KANSAS CITY -- The first thing Royals third-base coach Mike Jirschele said when approached to talk about sending a baserunner home in a crucial moment in Wednesday night's 7-2 win over the Astros in Game 5 of the American League Division Series was, "I'm glad we're not talking about [Alex] Gordon from last year."
Jirschele said it in jest, and he chuckled after he said it. But he does have a point -- it's a lot more pleasant to talk about something that had a positive outcome and affected a win, rather than what he had to do last year, which was discussed at length (and ad nauseam) about his decision to stop Gordon at third after the outfielder sprinted around the bases on a single and an error in the ninth inning of Game 7 of the World Series.

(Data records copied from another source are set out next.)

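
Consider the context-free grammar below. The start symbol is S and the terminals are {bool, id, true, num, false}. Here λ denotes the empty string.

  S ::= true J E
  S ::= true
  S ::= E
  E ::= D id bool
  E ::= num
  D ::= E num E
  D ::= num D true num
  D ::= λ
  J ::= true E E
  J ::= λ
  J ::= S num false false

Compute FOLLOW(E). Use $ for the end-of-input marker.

{$, id, num, true}

FIRST(S) = {id, num, true}  (via E)
FIRST(J) = {λ, id, num, true}  (via S num false false)
FIRST(E) = {id, num}  (via D id bool)
FIRST(D) = {λ, id, num}  (via E num E)
FOLLOW(S) includes $ since S is the start symbol.
FOLLOW(S): in J::=S num false false, S is followed by num false false with FIRST {num}. Thus FOLLOW(S) = {$, num}.
FOLLOW(D): in E::=D id bool, D is followed by id bool with FIRST {id}; in D::=num D true num, D is followed by true num with FIRST {true}. Thus FOLLOW(D) = {id, true}.
FOLLOW(J): in S::=true J E, J is followed by E with FIRST {id, num}. Thus FOLLOW(J) = {id, num}.
FOLLOW(E): in S::=true J E, the suffix after E is empty, so FOLLOW(E) ⊇ FOLLOW(S) = {$, num}; in S::=E, the suffix after E is empty, so FOLLOW(E) ⊇ FOLLOW(S) = {$, num}; in D::=E num E (occurrence 1), E is followed by num E with FIRST {num}; in D::=E num E (occurrence 2), the suffix after E is empty, so FOLLOW(E) ⊇ FOLLOW(D) = {id, true}; in J::=true E E (occurrence 1), E is followed by E with FIRST {id, num}; in J::=true E E (occurrence 2), the suffix after E is empty, so FOLLOW(E) ⊇ FOLLOW(J) = {id, num}. Thus FOLLOW(E) = {$, id, num, true}.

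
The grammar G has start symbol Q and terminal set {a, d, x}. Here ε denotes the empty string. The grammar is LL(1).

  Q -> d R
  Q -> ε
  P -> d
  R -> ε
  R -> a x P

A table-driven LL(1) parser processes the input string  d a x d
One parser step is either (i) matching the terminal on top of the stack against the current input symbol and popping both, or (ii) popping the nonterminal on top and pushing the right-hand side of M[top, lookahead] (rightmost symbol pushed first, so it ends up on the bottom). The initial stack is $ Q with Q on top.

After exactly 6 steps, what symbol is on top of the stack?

step 1: stack=$ Q  input=d a x d $  — expand Q -> d R
step 2: stack=$ R d  input=d a x d $  — match d
step 3: stack=$ R  input=a x d $  — expand R -> a x P
step 4: stack=$ P x a  input=a x d $  — match a
step 5: stack=$ P x  input=x d $  — match x
step 6: stack=$ P  input=d $  — expand P -> d
Stack after step 6: $ d (top = d).

d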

This time, a split-second decision made by Jirschele worked in Kansas City's favor.
With Eric Hosmer at the plate, Lorenzo Cain, who had singled, took off for second on the pitch and looked to make it easily into third on Hosmer's base hit to center. Cain didn't notice, however, that Houston center fielder Carlos Gomez slipped and fell while fielding the ball and made a half-hearted throw from a sitting position to second baseman Jose Altuve.
Suddenly, Jirschele was frantically waving Cain around, sending him home. The signal confused Cain, who didn't know Gomez had fallen.
"Honestly, I was like, 'What are we doing?' at first," Cain said. "I didn't see him slip and fall. It was definitely another huge run for us and showed what kind of hustle this team has."
The run put the Royals on the board for the first time and cut the Astros' lead to 2-1. Given the final score, it wouldn't seem like a big play, but at the time, it was seemingly a momentum-shifter.
In the dugout later, Jirschele and Cain had a laugh about it.
"He said, 'That's what I'm talking about, that's the way to keep hustling,'" Cain said.
Had Cain not been running full speed, Jirschele contended, the scoring play could have never happened.
"I give all the credit to Lorenzo," Jirschele said. "He was coming in full speed right there. I'm just watching how Gomez fields the ball. If he secures that ball and he's on his feet, I can't send him. But as soon as I see [Gomez] slip, and he wasn't in a rush to get up, I said, 'I'm sending him.' I give Lorenzo all the credit right there. He made it an easy call for me."
Cain's initial confusion as to why his coach was sending him made Jirschele laugh.
"That's the thing -- they've got to trust me to make that call and he did it," Jirschele said. "He turned on the afterburners as soon as I sent him. There was no play."
But was it reminiscent of last year's Game 7 call? Jirschele said he rarely thinks about that anymore and definitely did not have that in mind when this play unfolded.
"That really didn't come to my mind," Jirschele said. "I just get so excited over there to have the opportunity to make the call, because you feel like you're a part of the game. When we have runners coming into third and you're making a decision whether or not to send him or hold him ... Lorenzo made that call easy because he was running hard. If he's not running hard, I probably can't send him."